Adam gave an involuntary gasp and raised a hand to his forehead as Dundee said “you,” for with Dundee’s mention of the Crown had come a series of vivid images of it, and an insistent buzzing at the edge of his senses. It nagged at his concentration like the sound of conversation overheard but not quite decipherable in an adjoining room, but he could neither focus it nor make it go away, even when he shook his head in an attempt to clear it.

“Adam, what is it?” Sir John demanded, his strong hand clasping Adam’s shoulder from behind, on the left.

Increasingly disoriented, Adam sensed Peregrine also leaning forward in concern, and he clung to the lifeline of the general’s hand even as he made himself try to seek out that other’s presence.

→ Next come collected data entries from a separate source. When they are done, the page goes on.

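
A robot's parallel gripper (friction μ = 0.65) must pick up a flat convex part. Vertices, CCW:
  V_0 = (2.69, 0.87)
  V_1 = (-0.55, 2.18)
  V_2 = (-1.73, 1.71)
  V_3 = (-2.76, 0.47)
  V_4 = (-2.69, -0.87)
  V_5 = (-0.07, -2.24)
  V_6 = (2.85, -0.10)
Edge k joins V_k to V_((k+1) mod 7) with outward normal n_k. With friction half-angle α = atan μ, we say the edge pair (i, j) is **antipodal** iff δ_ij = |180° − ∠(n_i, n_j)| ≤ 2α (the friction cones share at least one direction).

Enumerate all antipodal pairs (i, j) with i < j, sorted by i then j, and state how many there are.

α = atan 0.65 = 33.02°;  2α = 66.05°
n_0 = (+0.3748, +0.9271)
n_1 = (-0.3700, +0.9290)
n_2 = (-0.7692, +0.6390)
n_3 = (-0.9986, -0.0522)
n_4 = (-0.4634, -0.8862)
n_5 = (+0.5911, -0.8066)
n_6 = (+0.9867, +0.1627)
  (0,1): δ = 136.27°  ·
  (0,2): δ = 107.70°  ·
  (0,3): δ = 65.00°  ✓
  (0,4): δ = 5.59°  ✓
  (0,5): δ = 58.25°  ✓
  (0,6): δ = 121.38°  ·
  (1,2): δ = 151.43°  ·
  (1,3): δ = 108.73°  ·
  (1,4): δ = 49.32°  ✓
  (1,5): δ = 14.52°  ✓
  (1,6): δ = 77.65°  ·
  (2,3): δ = 137.30°  ·
  (2,4): δ = 77.89°  ·
  (2,5): δ = 14.05°  ✓
  (2,6): δ = 49.08°  ✓
  (3,4): δ = 120.60°  ·
  (3,5): δ = 56.75°  ✓
  (3,6): δ = 6.38°  ✓
  (4,5): δ = 116.16°  ·
  (4,6): δ = 53.03°  ✓
  (5,6): δ = 116.87°  ·
antipodal pairs: 10

count = 10; pairs: (0,3), (0,4), (0,5), (1,4), (1,5), (2,5), (2,6), (3,5), (3,6), (4,6)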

I—don’t know,” he murmured. “Images, almost memories—something to do with the Crown. I can’t shut them out, but I can’t make them focus, either.”

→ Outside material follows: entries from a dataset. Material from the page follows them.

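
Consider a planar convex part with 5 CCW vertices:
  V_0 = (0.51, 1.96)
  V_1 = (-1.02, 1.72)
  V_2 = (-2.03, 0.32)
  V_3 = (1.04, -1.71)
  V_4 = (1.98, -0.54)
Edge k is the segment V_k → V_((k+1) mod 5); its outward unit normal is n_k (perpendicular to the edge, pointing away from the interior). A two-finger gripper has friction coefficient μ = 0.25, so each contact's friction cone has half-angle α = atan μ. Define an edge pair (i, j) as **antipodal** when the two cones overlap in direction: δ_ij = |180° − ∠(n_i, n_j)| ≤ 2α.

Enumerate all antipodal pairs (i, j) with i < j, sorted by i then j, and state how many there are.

count = 2; pairs: (1,3), (2,4)

α = atan 0.25 = 14.04°;  2α = 28.07°
n_0 = (-0.1550, +0.9879)
n_1 = (-0.8110, +0.5851)
n_2 = (-0.5516, -0.8341)
n_3 = (+0.7796, -0.6263)
n_4 = (+0.8620, +0.5069)
  (0,1): δ = 134.72°  ·
  (0,2): δ = 42.39°  ·
  (0,3): δ = 42.31°  ·
  (0,4): δ = 111.54°  ·
  (1,2): δ = 87.67°  ·
  (1,3): δ = 2.97°  ✓
  (1,4): δ = 66.26°  ·
  (2,3): δ = 95.30°  ·
  (2,4): δ = 26.07°  ✓
  (3,4): δ = 110.77°  ·
antipodal pairs: 2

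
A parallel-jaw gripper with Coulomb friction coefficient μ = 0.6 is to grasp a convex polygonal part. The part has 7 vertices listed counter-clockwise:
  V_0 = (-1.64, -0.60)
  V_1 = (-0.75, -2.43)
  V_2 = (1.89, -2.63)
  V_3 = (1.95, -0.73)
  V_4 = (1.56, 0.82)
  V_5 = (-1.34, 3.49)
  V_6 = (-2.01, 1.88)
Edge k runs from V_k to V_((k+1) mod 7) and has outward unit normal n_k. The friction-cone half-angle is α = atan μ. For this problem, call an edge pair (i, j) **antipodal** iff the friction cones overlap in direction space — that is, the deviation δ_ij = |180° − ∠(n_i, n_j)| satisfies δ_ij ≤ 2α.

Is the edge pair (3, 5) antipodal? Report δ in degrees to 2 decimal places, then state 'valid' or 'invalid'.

δ = 36.72°, valid

α = atan 0.6 = 30.96°;  2α = 61.93°
edge 3: e_3 = (-0.39, +1.55);  n_3 = (+0.9698, +0.2440)
edge 5: e_5 = (-0.67, -1.61);  n_5 = (-0.9232, +0.3842)
∠(n_3, n_5) = 143.28°
δ = |180° − 143.28°| = 36.72°
36.72° ≤ 2α = 61.93°  →  valid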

Eagle-keen, Sir John shifted his attention to the presence housed in McLeod’s body.

“I speak as deputy for the Master of the Hunt,” he said. “I ask you to bear with us and abide a while longer. I believe this has bearing on your situation.”

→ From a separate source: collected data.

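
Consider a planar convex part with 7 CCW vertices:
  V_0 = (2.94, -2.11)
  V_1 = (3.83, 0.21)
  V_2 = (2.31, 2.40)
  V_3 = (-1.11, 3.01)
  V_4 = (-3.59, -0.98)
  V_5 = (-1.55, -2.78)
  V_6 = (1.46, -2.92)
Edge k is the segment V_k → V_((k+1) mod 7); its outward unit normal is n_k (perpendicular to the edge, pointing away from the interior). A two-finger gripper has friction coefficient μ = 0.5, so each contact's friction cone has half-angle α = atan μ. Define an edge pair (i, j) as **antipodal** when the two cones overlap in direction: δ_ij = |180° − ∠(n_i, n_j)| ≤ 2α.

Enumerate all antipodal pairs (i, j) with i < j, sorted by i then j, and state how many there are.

count = 7; pairs: (0,3), (1,4), (1,5), (2,4), (2,5), (2,6), (3,6)

α = atan 0.5 = 26.57°;  2α = 53.13°
n_0 = (+0.9337, -0.3582)
n_1 = (+0.8215, +0.5702)
n_2 = (+0.1756, +0.9845)
n_3 = (-0.8493, +0.5279)
n_4 = (-0.6616, -0.7498)
n_5 = (-0.0465, -0.9989)
n_6 = (+0.4801, -0.8772)
  (0,1): δ = 124.25°  ·
  (0,2): δ = 79.13°  ·
  (0,3): δ = 10.88°  ✓
  (0,4): δ = 69.56°  ·
  (0,5): δ = 108.32°  ·
  (0,6): δ = 139.68°  ·
  (1,2): δ = 134.88°  ·
  (1,3): δ = 66.63°  ·
  (1,4): δ = 13.81°  ✓
  (1,5): δ = 52.57°  ✓
  (1,6): δ = 83.93°  ·
  (2,3): δ = 111.75°  ·
  (2,4): δ = 31.31°  ✓
  (2,5): δ = 7.45°  ✓
  (2,6): δ = 38.80°  ✓
  (3,4): δ = 99.56°  ·
  (3,5): δ = 60.80°  ·
  (3,6): δ = 29.45°  ✓
  (4,5): δ = 141.24°  ·
  (4,6): δ = 109.88°  ·
  (5,6): δ = 148.65°  ·
antipodal pairs: 7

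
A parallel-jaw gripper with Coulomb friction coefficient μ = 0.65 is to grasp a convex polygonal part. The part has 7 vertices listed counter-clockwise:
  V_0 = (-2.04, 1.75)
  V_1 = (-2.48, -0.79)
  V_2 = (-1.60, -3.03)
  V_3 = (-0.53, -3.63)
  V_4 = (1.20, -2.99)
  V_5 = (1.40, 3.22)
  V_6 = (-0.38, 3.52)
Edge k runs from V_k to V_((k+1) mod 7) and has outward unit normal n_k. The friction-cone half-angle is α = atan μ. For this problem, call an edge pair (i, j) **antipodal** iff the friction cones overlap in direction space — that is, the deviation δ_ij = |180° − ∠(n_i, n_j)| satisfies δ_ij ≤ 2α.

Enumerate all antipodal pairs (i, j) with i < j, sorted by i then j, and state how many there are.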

Dundee was staring at Adam oddly, and gave a careful nod.

“I will abide. A friend desires to communicate.”

“What does that mean?” Peregrine whispered. “Adam isn’t a medium.”

“Are you?” Sir John demanded of Adam.

“I never
have
been.”

“Then perhaps this is a previous incarnation of your own attempting to surface,” Sir John said, watching him intently. “Are you aware of a particular past life with a pertinence to this situation?”

“No,” Adam whispered, shaking his head.

“Well, perhaps there hasn’t been a need for it to surface before now,” Sir John murmured. “I must confess, this is beyond
my
experience—a past personality desiring to communicate with a discarnate soul ensconced in a medium’s body. It’s obviously needed, though. Would you like me to guide you back to bring it in, if that’s what it is? Trying it solo could be a bit tricky, while still maintaining the Dundee contact.”

“Are you always such a master of understatement?” Adam breathed, glancing back at McLeod, through whose eyes he was being avidly watched. ‘ ‘You sound like a man with past experience at this sort of thing.”

“Far more than I would have liked,” Sir John replied, as he shifted forward to crouch beside Adam. “Will you trust me to take you back?”

“Certainly.”

“Thank you. I’m going to assume that you’ve keyed yourself to respond to the same cues that I watched you use on Noel,” the general said, laying a hand on Adam’s wrist. “Relax. Draw a deep breath and let it out—and when I touch your forehead, I want you to go very, very deep. Close your eyes and relax, and go deeper—now.”

Adam had already been at a working level of trance, which he had not left since their work began, but the elder Adept’s hand across his forehead plunged him as deep as he had ever gone for anyone else, even during therapy connected with his psychiatric training, so many years before. The vague rush of vertigo as the other took him deeper yet was a sensation he had learned to associate with sure and absolute control, and the certainty that Brigadier General Sir John Graham knew exactly what he was doing.